This is the primary course website for Mathematical Foundations of Deep Neural Networks (심층신경망의 수학적 기초), M1407.001200, Spring 2024. We will also use eTL as a secondary website.
This class will have weekly homework assignments. Submit completed assignments through eTL.
Course material will be posted on this website. eTL will be used for announcements, homework submission, and receiving homework and exam scores.
Ernest K. Ryu, 27-205,
Mondays and Wednesdays 5:00–6:15pm at 28-102.
The midterm and final exams will be hand-written (no computers), in-person, and 4 hours long.
Homework 30%, midterm exam 30%, final exam 40%.
Good knowledge of the following subjects is required.
No prior backround in machine learning or deep learning is required.
Although programming is an essential part of deep learning, I do not want to make substantial Python programming background a prerequisite for this course.
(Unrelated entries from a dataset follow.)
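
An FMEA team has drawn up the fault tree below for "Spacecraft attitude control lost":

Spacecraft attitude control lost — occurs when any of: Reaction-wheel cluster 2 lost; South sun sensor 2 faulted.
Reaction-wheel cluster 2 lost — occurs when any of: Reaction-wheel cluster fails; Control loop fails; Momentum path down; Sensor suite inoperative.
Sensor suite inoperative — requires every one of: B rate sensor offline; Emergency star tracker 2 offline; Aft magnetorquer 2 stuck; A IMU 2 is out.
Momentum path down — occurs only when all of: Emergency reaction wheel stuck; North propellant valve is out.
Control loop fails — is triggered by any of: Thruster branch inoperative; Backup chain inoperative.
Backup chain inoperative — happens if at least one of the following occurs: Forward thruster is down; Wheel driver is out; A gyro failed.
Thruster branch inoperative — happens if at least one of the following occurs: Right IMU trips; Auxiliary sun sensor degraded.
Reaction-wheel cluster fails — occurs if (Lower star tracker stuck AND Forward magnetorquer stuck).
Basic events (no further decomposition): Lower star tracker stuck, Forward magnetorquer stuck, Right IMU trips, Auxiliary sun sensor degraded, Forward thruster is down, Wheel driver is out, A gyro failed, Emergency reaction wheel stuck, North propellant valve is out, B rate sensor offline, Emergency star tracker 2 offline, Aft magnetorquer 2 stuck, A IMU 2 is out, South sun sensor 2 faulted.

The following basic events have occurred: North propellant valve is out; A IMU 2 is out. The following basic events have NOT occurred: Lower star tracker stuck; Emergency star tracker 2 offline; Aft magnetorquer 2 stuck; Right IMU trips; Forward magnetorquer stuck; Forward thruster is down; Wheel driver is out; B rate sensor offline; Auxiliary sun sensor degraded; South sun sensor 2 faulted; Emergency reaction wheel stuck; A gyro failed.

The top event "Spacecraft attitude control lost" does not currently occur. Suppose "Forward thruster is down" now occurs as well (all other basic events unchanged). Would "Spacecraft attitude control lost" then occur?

Yes

Counterfactual: set "Forward thruster is down" to occurred.
Reaction-wheel cluster fails [AND]: Lower star tracker stuck=not, Forward magnetorquer stuck=not → not all inputs occur → does not occur.
Thruster branch inoperative [OR]: Right IMU trips=not, Auxiliary sun sensor degraded=not → no input occurs → does not occur.
Backup chain inoperative [OR]: Forward thruster is down=occurs, Wheel driver is out=not, A gyro failed=not → at least one input occurs → occurs.
Control loop fails [OR]: Thruster branch inoperative=not, Backup chain inoperative=occurs → at least one input occurs → occurs.
Momentum path down [AND]: Emergency reaction wheel stuck=not, North propellant valve is out=occurs → not all inputs occur → does not occur.
Sensor suite inoperative [AND]: B rate sensor offline=not, Emergency star tracker 2 offline=not, Aft magnetorquer 2 stuck=not, A IMU 2 is out=occurs → not all inputs occur → does not occur.
Reaction-wheel cluster 2 lost [OR]: Reaction-wheel cluster fails=not, Control loop fails=occurs, Momentum path down=not, Sensor suite inoperative=not → at least one input occurs → occurs.
Spacecraft attitude control lost [OR]: Reaction-wheel cluster 2 lost=occurs, South sun sensor 2 faulted=not → at least one input occurs → occurs.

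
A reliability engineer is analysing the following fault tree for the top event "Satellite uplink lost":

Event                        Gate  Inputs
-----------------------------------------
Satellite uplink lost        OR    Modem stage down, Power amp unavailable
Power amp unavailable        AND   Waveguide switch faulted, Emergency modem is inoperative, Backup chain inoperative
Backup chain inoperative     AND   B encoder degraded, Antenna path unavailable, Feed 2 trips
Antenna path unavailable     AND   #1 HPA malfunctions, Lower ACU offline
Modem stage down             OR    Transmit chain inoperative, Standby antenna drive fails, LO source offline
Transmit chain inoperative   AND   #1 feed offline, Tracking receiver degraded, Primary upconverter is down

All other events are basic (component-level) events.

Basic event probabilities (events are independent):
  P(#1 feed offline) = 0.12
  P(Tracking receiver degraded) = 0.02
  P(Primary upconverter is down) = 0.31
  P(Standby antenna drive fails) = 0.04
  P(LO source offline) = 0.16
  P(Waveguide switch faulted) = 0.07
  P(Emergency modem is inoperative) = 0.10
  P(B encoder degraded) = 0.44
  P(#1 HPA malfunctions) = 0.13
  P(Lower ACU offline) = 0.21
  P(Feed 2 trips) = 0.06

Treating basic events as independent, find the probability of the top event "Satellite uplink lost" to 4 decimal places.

0.1942

P(Transmit chain inoperative) [AND] = 0.12 × 0.02 × 0.31 = 0.000744
P(Modem stage down) [OR] = 1 − (1−0.000744) × (1−0.04) × (1−0.16) = 0.194200
P(Antenna path unavailable) [AND] = 0.13 × 0.21 = 0.027300
P(Backup chain inoperative) [AND] = 0.44 × 0.027300 × 0.06 = 0.000721
P(Power amp unavailable) [AND] = 0.07 × 0.10 × 0.000721 = 0.000005
P(Satellite uplink lost) [OR] = 1 − (1−0.194200) × (1−0.000005) = 0.194204
Rounded to 4 decimal places: P(Satellite uplink lost) ≈ 0.1942.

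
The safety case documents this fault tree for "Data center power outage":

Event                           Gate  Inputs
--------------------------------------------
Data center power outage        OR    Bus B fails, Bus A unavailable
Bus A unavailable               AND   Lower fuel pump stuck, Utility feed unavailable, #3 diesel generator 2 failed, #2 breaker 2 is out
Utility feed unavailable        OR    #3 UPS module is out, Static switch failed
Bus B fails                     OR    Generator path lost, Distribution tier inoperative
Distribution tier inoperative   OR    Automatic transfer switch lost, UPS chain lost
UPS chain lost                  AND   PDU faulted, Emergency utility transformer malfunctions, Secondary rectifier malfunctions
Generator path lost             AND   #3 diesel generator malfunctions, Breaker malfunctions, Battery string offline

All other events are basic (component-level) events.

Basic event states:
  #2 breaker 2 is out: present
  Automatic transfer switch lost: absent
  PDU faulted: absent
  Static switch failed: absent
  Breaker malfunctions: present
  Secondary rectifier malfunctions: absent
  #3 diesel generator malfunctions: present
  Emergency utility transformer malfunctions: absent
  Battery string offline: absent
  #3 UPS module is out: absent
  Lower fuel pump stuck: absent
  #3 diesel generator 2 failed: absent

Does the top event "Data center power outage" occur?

Generator path lost [AND]: #3 diesel generator malfunctions=occurs, Breaker malfunctions=occurs, Battery string offline=not → not all inputs occur → does not occur.
UPS chain lost [AND]: PDU faulted=not, Emergency utility transformer malfunctions=not, Secondary rectifier malfunctions=not → not all inputs occur → does not occur.
Distribution tier inoperative [OR]: Automatic transfer switch lost=not, UPS chain lost=not → no input occurs → does not occur.
Bus B fails [OR]: Generator path lost=not, Distribution tier inoperative=not → no input occurs → does not occur.
Utility feed unavailable [OR]: #3 UPS module is out=not, Static switch failed=not → no input occurs → does not occur.
Bus A unavailable [AND]: Lower fuel pump stuck=not, Utility feed unavailable=not, #3 diesel generator 2 failed=not, #2 breaker 2 is out=occurs → not all inputs occur → does not occur.
Data center power outage [OR]: Bus B fails=not, Bus A unavailable=not → no input occurs → does not occur.

No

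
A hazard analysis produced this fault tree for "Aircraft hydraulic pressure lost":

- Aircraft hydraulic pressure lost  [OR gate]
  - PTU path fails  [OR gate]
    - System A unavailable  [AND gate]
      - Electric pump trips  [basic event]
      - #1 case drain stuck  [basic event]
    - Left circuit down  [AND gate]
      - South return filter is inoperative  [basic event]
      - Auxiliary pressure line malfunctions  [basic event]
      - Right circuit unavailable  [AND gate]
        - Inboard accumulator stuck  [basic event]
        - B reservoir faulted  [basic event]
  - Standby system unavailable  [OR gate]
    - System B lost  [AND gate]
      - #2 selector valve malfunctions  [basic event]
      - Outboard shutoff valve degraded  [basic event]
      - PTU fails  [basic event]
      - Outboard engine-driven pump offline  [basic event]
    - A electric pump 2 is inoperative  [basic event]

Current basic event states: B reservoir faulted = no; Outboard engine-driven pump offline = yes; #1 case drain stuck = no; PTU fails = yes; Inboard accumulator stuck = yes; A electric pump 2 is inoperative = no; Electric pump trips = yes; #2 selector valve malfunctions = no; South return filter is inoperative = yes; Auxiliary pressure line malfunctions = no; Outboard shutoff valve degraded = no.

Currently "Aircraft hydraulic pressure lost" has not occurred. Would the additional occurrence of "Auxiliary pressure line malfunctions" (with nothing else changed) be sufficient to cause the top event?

No

Counterfactual: set "Auxiliary pressure line malfunctions" to occurred.
System A unavailable [AND]: Electric pump trips=occurs, #1 case drain stuck=not → not all inputs occur → does not occur.
Right circuit unavailable [AND]: Inboard accumulator stuck=occurs, B reservoir faulted=not → not all inputs occur → does not occur.
Left circuit down [AND]: South return filter is inoperative=occurs, Auxiliary pressure line malfunctions=occurs, Right circuit unavailable=not → not all inputs occur → does not occur.
PTU path fails [OR]: System A unavailable=not, Left circuit down=not → no input occurs → does not occur.
System B lost [AND]: #2 selector valve malfunctions=not, Outboard shutoff valve degraded=not, PTU fails=occurs, Outboard engine-driven pump offline=occurs → not all inputs occur → does not occur.
Standby system unavailable [OR]: System B lost=not, A electric pump 2 is inoperative=not → no input occurs → does not occur.
Aircraft hydraulic pressure lost [OR]: PTU path fails=not, Standby system unavailable=not → no input occurs → does not occur.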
Therefore, I will record and upload a Python tutorial for students to study before the start of the semester. I expect this tutorial to be about 5 hours long, and it will cover the necessary Python programming concepts such as variables, loops, functions, classes, objects, inheritance, exceptions, Python lists, Python tuples, Python decorators, Python iterators, the NumPy library, and the Matplotlib library. Of course, students already familiar with these concepts need not spend time with the tutorial.
Programming in deep learning tends to be relatively simple if one utilizes the frameworks such as PyTorch. These frameworks do utilize advanced programming concepts such as inheritance, decorators, and iterators, but if you are roughly familiar with these concepts, I do not expect the Python programming to be a major challenge in this course.
The course does not have a designated reference or a textbook. However, you may find the following references useful: Fei Fei Li's CS 231n at Stanford, Pieter Abbeel's Deep Unsupervised Learning at Berkeley, Dive into Deep Learning by Zhang, Lipton, Li, and Smola, and Deep Learning by Goodfellow, Bengio, and Courville.
Throughout this class, you will spend many hours computing gradients. While the chain rule is taught in any vector calculus curriculum, chain rule formulae in vector and matrix forms are not. Fundamentally, you should first carry out the gradient calculations elementwise and then collect the result into a vectorized form. Nevertheless, you may find the following references useful: Matrix calculus notes 1, matrix calculus notes 2, and matrix calculus notes 3 (Chapters 1–3).